Lo que en un primer momento eran imágenes pobladas por referencias cinéfilas (no sólo por emular Freaks y otras películas, sino por habitar un mundo iconográfico de manera amorosa y no menos peligrosa), con planos abiertos, en exteriores, con muchos personajes en escena y acciones superpuestas; pasa ahora a reducir su esplendor al interior de clubes selectos, en donde Stanton cultiva una fama cada vez mayor, entre luces correctas y su esposa obediente. Predominarán los planos más acotados, con pocos personajes, y una paulatina proliferación de pasillos que, así como sucede con el Josef K. de Orson Welles en El proceso, entablan una confusión espacial espiralada, en la que Stanton cae mientras desoye, una por una, las advertencias.

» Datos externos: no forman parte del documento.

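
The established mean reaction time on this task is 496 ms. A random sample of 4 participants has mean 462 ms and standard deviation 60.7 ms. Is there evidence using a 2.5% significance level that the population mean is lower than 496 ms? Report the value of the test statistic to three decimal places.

H0: μ = 496; H1: μ < 496 (one-sample t-test, left-tailed).
t = (x̄ − μ₀)/(s/√n) = (462 − 496)/(60.7/√4) = -1.120
df = n − 1 = 3
p-value = P(T ≤ -1.120) ≈ 0.172
Since p ≈ 0.172 > α = 0.025, fail to reject H0; the data do not provide sufficient evidence against H0.

-1.120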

El hecho crucial, el que activa la necesaria caída –porque tras tocar el punto más alto, la luz ciega y la oscuridad sobreviene–, es consecuente con una escala social que se determina en relación al orden económico, que constata que allí donde no se nació, nunca se es bienvenido, por mucho que se imiten y practiquen gestos y lisonjas. Pero también –acá lo más relevante– con una situación metafísica, de reiteración cíclica y circular de aquello de lo que se escapaba (aquellas imágenes de fuego). Para arribar a este momento culmine, hay personajes que desaparecen para que otros aparezcan. Entre ellos y ellas, surge Lilith (Cate Blanchett), la psicóloga de nombre maléfico, femme fatale que viste como star de Hollywood y visita los secretos más oscuros de sus pacientes. Su poder de seducción rivaliza con el de Stanton; tanto en un caso como en el otro, se trata de hacer decir lo que las personas guardan, porque –y esto es algo que el film dice de manera explícita y astuta, en estos tiempos de redes sociales y narcisistas– la gente se desespera por mostrarse.

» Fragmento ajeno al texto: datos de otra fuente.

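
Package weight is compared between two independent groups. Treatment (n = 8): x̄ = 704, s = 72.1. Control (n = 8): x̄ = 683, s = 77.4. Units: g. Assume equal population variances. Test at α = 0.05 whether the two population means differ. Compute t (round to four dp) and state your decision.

t = 0.5615; fail to reject H0

Let group 1 = treatment, group 2 = control. H0: μ_1 = μ_2; H1: μ_1 ≠ μ_2 (two-sample pooled-variance t-test, two-sided).
s_p² = [(8−1)·72.1² + (8−1)·77.4²]/(8+8−2) = 5594.59
t = (704 − 683)/√[5594.59·(1/8 + 1/8)] = 0.5615
df = n₁ + n₂ − 2 = 14
Two-sided p-value ≈ 0.5833
Since p ≈ 0.5833 > α = 0.05, fail to reject H0; the data do not provide sufficient evidence against H0.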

Alcanzado el infierno que Lilith presagia, Del Toro imprime algunas imágenes macabras, gore (es el infierno, vale recordar), que impactan en la película de otra manera y tambalean el tan recurrido “noir” con el que se la ha etiquetado; en este sentido, hay una atmósfera cercana al género negro, sin dudas, pero la película parece ir por otros rumbos aun cuando coincida en la metafísica desesperada. Hay crimen, hay misterio, hay matiz fantástico, hay una caída y un destino inevitable, pero cuesta reglar a El callejón de las almas perdidas en el género negro tanto como nunca se lo haría con Freaks.
Finalmente, decir que la línea de diálogo del desenlace, así como resuelve y hunde en dolor a su protagonista, revela a Bradley Cooper como un gran actor, capaz como es de soportar el peso del personaje, entre un inicio desprovisto de palabras, la altivez ilusoria de la cima, y un final desolador.